The secret reason photographers start taking pictures
At a recent symposium on Beauty, Creativity and Healing, Dr. Elaine Scarry put forth the notion that the impulse to make art first arises when we see something beautiful and are driven to some kind of activity, drawing or singing or writing it, limning it in some way.
Her statement made perfect sense sitting there in a room of scholars, but it didn’t describe anything like what had happened to me in my beginnings.
Then I came across something that turned that whole idea on it’s head and led me to something much clearer. It’s in a book by Gregory Orr called Poetry as Survival. Orr is the person who wrote a poem that made me want to write the minute I heard it, and that held a key to what he was saying.
He talked about the impulse/inspiration to create in a way I’d never heard before.He said that the thing that makes one want to write a poem about a strong experience is not the emotion itself but the powerful slap that comes from encountering someone else’s poem about the emotion.

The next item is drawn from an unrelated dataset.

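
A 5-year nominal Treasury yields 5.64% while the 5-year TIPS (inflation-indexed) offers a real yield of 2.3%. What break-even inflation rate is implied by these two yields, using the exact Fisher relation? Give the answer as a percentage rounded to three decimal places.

(1 + π) = (1 + i)/(1 + r) = 1.05640 / 1.02300 = 1.032649
Break-even inflation = 1.032649 − 1 → 3.265%.

3.265%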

This was like a key going into a lock. I remember very clearly that what enthralled me about photography was not the stuff of the world or the my strong response that I wanted to capture for others to see, it was seeing photographs of such things and immediately wanting to make them myself, to capture things wild and complex in photographic images.
Years before starting photography I was quite sure I’d be a writer, what got me to work on that was seeing what actual writers were writing. It made me want to do just that. (it still does.) After college I did a stint in theater, and in that instance what drew me to it me was the thought that I could take emotions and situations and actually encompass them, as I was seeing others do on stage.
Orr’s idea turns a lot of conventional thinking upside down, but it sounds just right to me, just like my own experience. It wasn’t the sight of the world that changed me, it was the sense of power that came from getting it to a size and scope that I could capture and convey.
Hence, for me, from then on, photography.
There’s a larger thought this leads to, but I haven’t gotten it thought through yet. Soon.